ASA-2019-00548 – WhatsApp: Integer overflow in media parsing libraries via specially-crafted EXIF tags in WEBP images

An integer overflow in WhatsApp media parsing libraries allows a remote attacker to perform an out-of-bounds write on the heap via specially-crafted EXIF tags in WEBP images.

ASA-2019-00547 – VMware: Out-of-bounds read/write vulnerabilities on virtual machine with 3D graphics enabled

VMware ESXi, Workstation and Fusion contain out-of-bounds read/write vulnerabilities in the pixel shader functionality.  Exploitation of these issues require an attacker to have access to a virtual machine with 3D graphics enabled. It is not enabled by default on ESXi and is enabled by default on Workstation and Fusion. Successful exploitation of the out-of-bounds read issue (CVE-2019-5521) may lead to information disclosure or may allow attackers with normal user privileges to create a denial-of-service condition on the host. The out-of-bounds write issue (CVE-2019-5684) can be exploited only if the host has an affected NVIDIA graphics driver. Successful exploitation of this issue may lead to code execution on the host. 

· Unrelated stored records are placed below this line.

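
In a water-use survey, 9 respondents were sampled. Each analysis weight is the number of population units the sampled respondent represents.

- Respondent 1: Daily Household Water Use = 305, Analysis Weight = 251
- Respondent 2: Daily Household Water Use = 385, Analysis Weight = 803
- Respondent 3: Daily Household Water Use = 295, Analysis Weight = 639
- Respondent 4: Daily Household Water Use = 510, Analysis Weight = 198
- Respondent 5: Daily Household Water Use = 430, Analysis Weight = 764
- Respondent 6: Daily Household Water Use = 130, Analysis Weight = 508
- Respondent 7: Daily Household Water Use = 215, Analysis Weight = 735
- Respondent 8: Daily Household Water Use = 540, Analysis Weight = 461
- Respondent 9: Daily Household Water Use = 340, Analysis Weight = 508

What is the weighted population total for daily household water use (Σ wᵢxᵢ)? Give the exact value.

1649440

Weighted total = 305×251 + 385×803 + 295×639 + 510×198 + 430×764 + 130×508 + 215×735 + 540×461 + 340×508
  = 76555 + 309155 + 188505 + 100980 + 328520 + 66040 + 158025 + 248940 + 172720 = 1649440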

ASA-2019-00508 – FreeBSD: ICMPv6 / MLDv2 out-of-bounds memory access

The ICMPv6 input path incorrectly handles cases where an MLDv2 listener query packet is internally fragmented across multiple mbufs. A remote attacker may be able to cause an out-of-bounds read or write that may cause the kernel to attempt to access an unmapped page and subsequently panic.